Building: Soegondo Building
Room: 522
Date: 2019-07-26 08:00 AM – 09:30 AM
Last modified: 2019-06-21

Abstract


This paper asks how people’s relationships with dogs in Bali, Indonesia are impacted by development programs targeting the health and wellbeing of multispecies communities. Further, it examines the multiple moral economies driving how people care for and live with dogs both at sites of development interventions and outside of them. Bali is a site of intense transnational activity, given its place within historic exchange networks, colonial empire, and development as a tourist destination. On this majority Hindu island, centuries-old relationships between people and dogs are described in the Lontar Carcan Asu manuscript.
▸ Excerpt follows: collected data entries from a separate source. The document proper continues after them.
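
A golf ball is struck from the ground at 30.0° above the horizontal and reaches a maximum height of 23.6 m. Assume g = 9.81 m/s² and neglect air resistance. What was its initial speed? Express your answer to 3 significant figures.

At maximum height v_y = 0, so (v₀ sin θ)² = 2 g H.
v₀ sin 30.0° = √(2 × 9.81 × 23.6) = 21.52 m/s.
v₀ = 21.52 / sin 30.0° = 21.52 / 0.5000 = 43.0 m/s.

43.0 m/s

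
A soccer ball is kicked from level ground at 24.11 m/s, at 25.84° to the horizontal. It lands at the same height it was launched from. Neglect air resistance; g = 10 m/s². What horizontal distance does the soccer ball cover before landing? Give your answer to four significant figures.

45.61 m

For level ground, R = v₀² sin(2θ) / g.
sin(2 × 25.84°) = sin 51.680° = 0.7846.
R = (24.11)² × 0.7846 / 10 = 45.61 m.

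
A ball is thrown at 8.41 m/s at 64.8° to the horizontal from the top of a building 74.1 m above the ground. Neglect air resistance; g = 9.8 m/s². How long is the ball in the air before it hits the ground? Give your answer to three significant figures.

4.74 s

Vertical component: v_y = 8.41 sin 64.8° = 7.610 m/s.
Taking up as positive with launch at y = 74.1 m, landing at y = 0: 0 = 74.1 + 7.610 t − ½(9.8) t².
Solving 4.900 t² − 7.610 t − 74.1 = 0 gives t = [7.610 + √(7.610² + 4·4.900·74.1)] / 9.800 = 4.74 s.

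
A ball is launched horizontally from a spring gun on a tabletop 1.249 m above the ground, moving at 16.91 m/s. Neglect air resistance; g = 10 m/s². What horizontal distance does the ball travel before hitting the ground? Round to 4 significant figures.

Initial vertical velocity is zero, so the fall time comes from h = ½ g t²: t = √(2 × 1.249 / 10) = 0.49980 s.
Horizontal motion is uniform at 16.91 m/s, so x = 16.91 × 0.49980 = 8.452 m.

8.452 m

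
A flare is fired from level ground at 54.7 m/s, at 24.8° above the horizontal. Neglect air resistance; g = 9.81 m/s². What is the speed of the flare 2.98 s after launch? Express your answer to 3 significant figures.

v_x = 54.7 cos 24.8° = 49.66 m/s (constant).
v_y(t) = 54.7 sin 24.8° − g t = 22.94 − 9.81 × 2.98 = -6.294 m/s.
Speed = √(v_x² + v_y²) = √(2466 + 39.61) = 50.1 m/s.

50.1 m/s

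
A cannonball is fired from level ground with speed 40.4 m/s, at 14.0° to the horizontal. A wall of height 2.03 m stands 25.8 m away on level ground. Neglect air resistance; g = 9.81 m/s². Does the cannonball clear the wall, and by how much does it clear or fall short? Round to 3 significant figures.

Yes — it clears the wall by 2.28 m.

v_x = 40.4 cos 14.0° = 39.20 m/s; v_y0 = 40.4 sin 14.0° = 9.774 m/s.
Time to reach the wall: t = 25.8 / 39.20 = 0.6582 s.
Height at that point: y = 9.774×0.6582 − 4.905×0.6582² = 4.308 m.
That is 4.308 − 2.03 = 2.28 m above the top of the wall, so the cannonball clears it.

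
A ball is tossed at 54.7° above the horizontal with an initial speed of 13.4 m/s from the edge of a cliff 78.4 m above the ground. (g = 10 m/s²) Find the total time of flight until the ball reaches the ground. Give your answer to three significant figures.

Vertical component: v_y = 13.4 sin 54.7° = 10.94 m/s.
Taking up as positive with launch at y = 78.4 m, landing at y = 0: 0 = 78.4 + 10.94 t − ½(10) t².
Solving 5.000 t² − 10.94 t − 78.4 = 0 gives t = [10.94 + √(10.94² + 4·5.000·78.4)] / 10.00 = 5.20 s.

5.20 s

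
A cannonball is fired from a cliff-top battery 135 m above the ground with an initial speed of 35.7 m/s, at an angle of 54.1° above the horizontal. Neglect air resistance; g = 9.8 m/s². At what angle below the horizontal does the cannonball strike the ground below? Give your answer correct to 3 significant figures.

70.5°

v_x = 35.7 cos 54.1° = 20.93 m/s.
At impact |v_y| = √(v_y0² + 2 g h) = √(28.92² + 2×9.8×135) = 59.01 m/s.
Angle below horizontal = arctan(|v_y| / v_x) = arctan(59.01 / 20.93) = 70.5°.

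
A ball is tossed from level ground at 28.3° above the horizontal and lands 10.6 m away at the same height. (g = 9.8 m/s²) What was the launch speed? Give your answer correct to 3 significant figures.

On level ground, R = v₀² sin(2θ) / g, so v₀ = √(R g / sin 2θ).
sin(2 × 28.3°) = 0.8348.
v₀ = √(10.6 × 9.8 / 0.8348) = √124.4 = 11.2 m/s.

11.2 m/s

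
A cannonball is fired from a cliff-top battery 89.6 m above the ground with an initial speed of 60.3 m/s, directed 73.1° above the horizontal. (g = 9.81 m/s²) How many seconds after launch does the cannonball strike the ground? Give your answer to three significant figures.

13.2 s

Vertical component: v_y = 60.3 sin 73.1° = 57.70 m/s.
Taking up as positive with launch at y = 89.6 m, landing at y = 0: 0 = 89.6 + 57.70 t − ½(9.81) t².
Solving 4.905 t² − 57.70 t − 89.6 = 0 gives t = [57.70 + √(57.70² + 4·4.905·89.6)] / 9.810 = 13.2 s.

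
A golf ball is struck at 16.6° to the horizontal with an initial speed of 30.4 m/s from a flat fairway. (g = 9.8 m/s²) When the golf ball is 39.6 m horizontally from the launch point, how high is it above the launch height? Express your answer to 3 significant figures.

v_x = 30.4 cos 16.6° = 29.13 m/s, v_y0 = 30.4 sin 16.6° = 8.685 m/s.
Time to reach x = 39.6 m: t = x / v_x = 39.6 / 29.13 = 1.359 s.
y = v_y0 t − ½ g t² = 8.685×1.359 − 4.900×1.359² = 2.75 m.

2.75 m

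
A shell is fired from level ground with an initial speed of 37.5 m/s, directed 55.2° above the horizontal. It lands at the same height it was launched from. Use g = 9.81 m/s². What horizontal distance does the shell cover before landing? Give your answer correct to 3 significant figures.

Components: v_x = 37.5 cos 55.2° = 21.40 m/s, v_y = 37.5 sin 55.2° = 30.79 m/s.
Time of flight (same landing height): t = 2 v_y / g = 2 × 30.79 / 9.81 = 6.277 s.
Range: R = v_x · t = 21.40 × 6.277 = 134 m.

134 m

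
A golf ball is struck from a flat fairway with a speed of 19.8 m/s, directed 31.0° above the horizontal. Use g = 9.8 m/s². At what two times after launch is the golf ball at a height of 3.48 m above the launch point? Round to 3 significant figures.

v_y0 = 19.8 sin 31.0° = 10.20 m/s.
Set y = v_y0 t − ½ g t² = 3.48: 4.900 t² − 10.20 t + 3.48 = 0.
t = [10.20 ± √(104.0 − 68.21)] / 9.8 = (10.20 ± 5.982) / 9.8, giving t = 0.430 s or t = 1.65 s.
So the golf ball is at 3.48 m at t = 0.430 s (rising) and t = 1.65 s (falling).

0.430 s and 1.65 s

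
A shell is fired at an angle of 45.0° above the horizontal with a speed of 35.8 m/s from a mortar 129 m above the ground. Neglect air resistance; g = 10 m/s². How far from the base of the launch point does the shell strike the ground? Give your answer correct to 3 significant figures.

Components: v_x = 35.8 cos 45.0° = 25.31 m/s, v_y = 35.8 sin 45.0° = 25.31 m/s.
Vertical: 0 = 129 + 25.31 t − ½(10) t² ⇒ 5.000 t² − 25.31 t − 129 = 0.
t = [25.31 + √(640.6 + 2580)] / 10.00 = 8.206 s.
Horizontal: R = v_x · t = 25.31 × 8.206 = 208 m.

208 m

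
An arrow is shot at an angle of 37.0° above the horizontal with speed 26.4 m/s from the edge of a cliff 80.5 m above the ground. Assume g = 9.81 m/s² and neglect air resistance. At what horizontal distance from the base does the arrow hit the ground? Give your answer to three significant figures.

126 m

Components: v_x = 26.4 cos 37.0° = 21.08 m/s, v_y = 26.4 sin 37.0° = 15.89 m/s.
Vertical: 0 = 80.5 + 15.89 t − ½(9.81) t² ⇒ 4.905 t² − 15.89 t − 80.5 = 0.
t = [15.89 + √(252.5 + 1579)] / 9.810 = 5.982 s.
Horizontal: R = v_x · t = 21.08 × 5.982 = 126 m.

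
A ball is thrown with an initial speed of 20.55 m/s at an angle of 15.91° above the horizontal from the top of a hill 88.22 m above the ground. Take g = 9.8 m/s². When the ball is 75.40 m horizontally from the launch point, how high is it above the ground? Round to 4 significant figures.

38.39 m

v_x = 20.55 cos 15.91° = 19.763 m/s, v_y0 = 20.55 sin 15.91° = 5.6333 m/s.
Time to reach x = 75.40 m: t = x / v_x = 75.40 / 19.763 = 3.8152 s.
y = 88.22 + v_y0 t − ½ g t² = 88.22 + 5.6333×3.8152 − 4.900×3.8152² = 38.39 m.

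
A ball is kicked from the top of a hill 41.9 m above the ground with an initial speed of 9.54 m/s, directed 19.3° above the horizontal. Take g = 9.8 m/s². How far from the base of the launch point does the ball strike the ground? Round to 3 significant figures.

Components: v_x = 9.54 cos 19.3° = 9.004 m/s, v_y = 9.54 sin 19.3° = 3.153 m/s.
Vertical: 0 = 41.9 + 3.153 t − ½(9.8) t² ⇒ 4.900 t² − 3.153 t − 41.9 = 0.
t = [3.153 + √(9.941 + 821.2)] / 9.800 = 3.264 s.
Horizontal: R = v_x · t = 9.004 × 3.264 = 29.4 m.

29.4 m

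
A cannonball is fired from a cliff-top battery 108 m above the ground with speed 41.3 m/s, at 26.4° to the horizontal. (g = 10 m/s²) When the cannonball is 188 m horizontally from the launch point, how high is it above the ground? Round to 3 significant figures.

v_x = 41.3 cos 26.4° = 36.99 m/s, v_y0 = 41.3 sin 26.4° = 18.36 m/s.
Time to reach x = 188 m: t = x / v_x = 188 / 36.99 = 5.082 s.
y = 108 + v_y0 t − ½ g t² = 108 + 18.36×5.082 − 5.000×5.082² = 72.2 m.

72.2 m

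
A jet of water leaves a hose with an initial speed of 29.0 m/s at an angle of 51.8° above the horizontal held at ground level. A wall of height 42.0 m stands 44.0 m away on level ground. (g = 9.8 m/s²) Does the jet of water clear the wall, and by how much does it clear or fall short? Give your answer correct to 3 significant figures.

No — it falls 15.6 m short of clearing the wall.

v_x = 29.0 cos 51.8° = 17.93 m/s; v_y0 = 29.0 sin 51.8° = 22.79 m/s.
Time to reach the wall: t = 44.0 / 17.93 = 2.454 s.
Height at that point: y = 22.79×2.454 − 4.900×2.454² = 26.42 m.
That is 42.0 − 26.42 = 15.6 m below the top of the wall, so the jet of water does not clear it.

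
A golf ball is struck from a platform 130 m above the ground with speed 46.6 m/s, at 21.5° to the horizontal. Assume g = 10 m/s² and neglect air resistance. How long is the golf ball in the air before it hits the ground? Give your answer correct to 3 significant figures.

7.09 s

Vertical component: v_y = 46.6 sin 21.5° = 17.08 m/s.
Taking up as positive with launch at y = 130 m, landing at y = 0: 0 = 130 + 17.08 t − ½(10) t².
Solving 5.000 t² − 17.08 t − 130 = 0 gives t = [17.08 + √(17.08² + 4·5.000·130)] / 10.00 = 7.09 s.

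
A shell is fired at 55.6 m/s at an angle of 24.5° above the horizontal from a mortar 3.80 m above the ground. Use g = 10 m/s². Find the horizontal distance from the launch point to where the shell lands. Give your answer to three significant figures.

241 m

Components: v_x = 55.6 cos 24.5° = 50.59 m/s, v_y = 55.6 sin 24.5° = 23.06 m/s.
Vertical: 0 = 3.80 + 23.06 t − ½(10) t² ⇒ 5.000 t² − 23.06 t − 3.80 = 0.
t = [23.06 + √(531.8 + 76.00)] / 10.00 = 4.771 s.
Horizontal: R = v_x · t = 50.59 × 4.771 = 241 m.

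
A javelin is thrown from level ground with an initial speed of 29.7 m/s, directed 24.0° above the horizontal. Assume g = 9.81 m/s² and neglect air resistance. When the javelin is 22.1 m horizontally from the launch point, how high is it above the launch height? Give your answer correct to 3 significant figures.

6.59 m

v_x = 29.7 cos 24.0° = 27.13 m/s, v_y0 = 29.7 sin 24.0° = 12.08 m/s.
Time to reach x = 22.1 m: t = x / v_x = 22.1 / 27.13 = 0.8146 s.
y = v_y0 t − ½ g t² = 12.08×0.8146 − 4.905×0.8146² = 6.59 m.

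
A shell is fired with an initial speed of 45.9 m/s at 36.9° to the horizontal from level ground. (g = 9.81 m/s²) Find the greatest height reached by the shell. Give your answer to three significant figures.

38.7 m

Vertical component of launch velocity: v_y = 45.9 sin 36.9° = 27.56 m/s.
At the highest point the vertical velocity is zero, so v_y² = 2 g h_max.
h_max = (27.56)² / (2 × 9.81) = 759.6 / 19.62 = 38.7 m.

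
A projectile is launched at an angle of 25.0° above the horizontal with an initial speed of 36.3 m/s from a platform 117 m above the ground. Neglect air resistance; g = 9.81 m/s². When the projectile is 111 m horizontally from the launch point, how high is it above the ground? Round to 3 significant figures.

v_x = 36.3 cos 25.0° = 32.90 m/s, v_y0 = 36.3 sin 25.0° = 15.34 m/s.
Time to reach x = 111 m: t = x / v_x = 111 / 32.90 = 3.374 s.
y = 117 + v_y0 t − ½ g t² = 117 + 15.34×3.374 − 4.905×3.374² = 113 m.

113 m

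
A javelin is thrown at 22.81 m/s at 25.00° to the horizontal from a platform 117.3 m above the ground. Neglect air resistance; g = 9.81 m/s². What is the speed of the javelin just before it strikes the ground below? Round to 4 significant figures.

53.12 m/s

v_x = 22.81 cos 25.00° = 20.673 m/s is unchanged throughout.
For the vertical component, v_y² = v_y0² + 2 g h = (9.6399)² + 2×9.81×117.3 = 2394.4, so |v_y| = 48.933 m/s.
Impact speed = √(v_x² + v_y²) = √(427.37 + 2394.4) = 53.12 m/s.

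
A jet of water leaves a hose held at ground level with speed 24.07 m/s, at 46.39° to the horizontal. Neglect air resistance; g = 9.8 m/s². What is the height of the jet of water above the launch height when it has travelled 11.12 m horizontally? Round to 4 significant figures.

v_x = 24.07 cos 46.39° = 16.602 m/s, v_y0 = 24.07 sin 46.39° = 17.428 m/s.
Time to reach x = 11.12 m: t = x / v_x = 11.12 / 16.602 = 0.66980 s.
y = v_y0 t − ½ g t² = 17.428×0.66980 − 4.900×0.66980² = 9.475 m.

9.475 m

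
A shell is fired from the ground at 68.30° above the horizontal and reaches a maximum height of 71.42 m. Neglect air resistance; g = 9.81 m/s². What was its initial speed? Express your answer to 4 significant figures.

At maximum height v_y = 0, so (v₀ sin θ)² = 2 g H.
v₀ sin 68.30° = √(2 × 9.81 × 71.42) = 37.433 m/s.
v₀ = 37.433 / sin 68.30° = 37.433 / 0.9291 = 40.29 m/s.

40.29 m/s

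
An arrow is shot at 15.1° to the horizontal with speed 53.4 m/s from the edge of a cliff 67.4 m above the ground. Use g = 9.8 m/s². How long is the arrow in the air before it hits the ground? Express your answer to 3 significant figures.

Vertical component: v_y = 53.4 sin 15.1° = 13.91 m/s.
Taking up as positive with launch at y = 67.4 m, landing at y = 0: 0 = 67.4 + 13.91 t − ½(9.8) t².
Solving 4.900 t² − 13.91 t − 67.4 = 0 gives t = [13.91 + √(13.91² + 4·4.900·67.4)] / 9.800 = 5.39 s.

5.39 s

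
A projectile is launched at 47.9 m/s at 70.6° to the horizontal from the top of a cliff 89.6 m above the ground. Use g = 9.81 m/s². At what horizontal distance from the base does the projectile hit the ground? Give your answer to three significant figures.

173 m

Components: v_x = 47.9 cos 70.6° = 15.91 m/s, v_y = 47.9 sin 70.6° = 45.18 m/s.
Vertical: 0 = 89.6 + 45.18 t − ½(9.81) t² ⇒ 4.905 t² − 45.18 t − 89.6 = 0.
t = [45.18 + √(2041 + 1758)] / 9.810 = 10.89 s.
Horizontal: R = v_x · t = 15.91 × 10.89 = 173 m.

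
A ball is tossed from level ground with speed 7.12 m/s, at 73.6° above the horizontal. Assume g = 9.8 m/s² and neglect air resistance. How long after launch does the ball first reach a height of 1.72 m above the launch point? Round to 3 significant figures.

v_y0 = 7.12 sin 73.6° = 6.830 m/s.
Set y = v_y0 t − ½ g t² = 1.72: 4.900 t² − 6.830 t + 1.72 = 0.
t = [6.830 ± √(46.65 − 33.71)] / 9.8 = (6.830 ± 3.597) / 9.8, giving t = 0.330 s or t = 1.06 s.
The ball is on the way up at the first time, so t = 0.330 s.

0.330 s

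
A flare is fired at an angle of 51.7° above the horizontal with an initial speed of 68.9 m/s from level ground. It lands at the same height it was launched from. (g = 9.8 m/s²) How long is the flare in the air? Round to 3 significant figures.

Vertical component: v_y = 68.9 sin 51.7° = 54.07 m/s.
For a projectile landing at launch height, time of flight is t = 2 v_y / g = 2 × 54.07 / 9.8 = 11.0 s.

11.0 s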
This lontar provides information about the dogs most suitable for diverse forms of companionship with humans. Today dogs in Bali continue to support their communities, whether by accompanying farmers to rice fields or protecting their family compounds from visible and invisible threats. However, in 2008, rabies outbreaks on the island killed hundreds of people and dogs, prompting local and transnational mitigation programs to cull and vaccinate dogs. While the threat of rabies remains a concern for dogs and communities, the daily work of dog care also involves population management via spaying and neutering adult dogs, rescuing and rehabilitating puppies and adults, and the many other activities involved in cultivating multispecies communities. Development activities unfold alongside care practices rooted in Balinese ways of knowing and acting in the world. This paper will begin to disentangle the various moral economies undergirding the priorities and practices of development interventions and the communities they impact to both ask how each might understand human-dog companionship.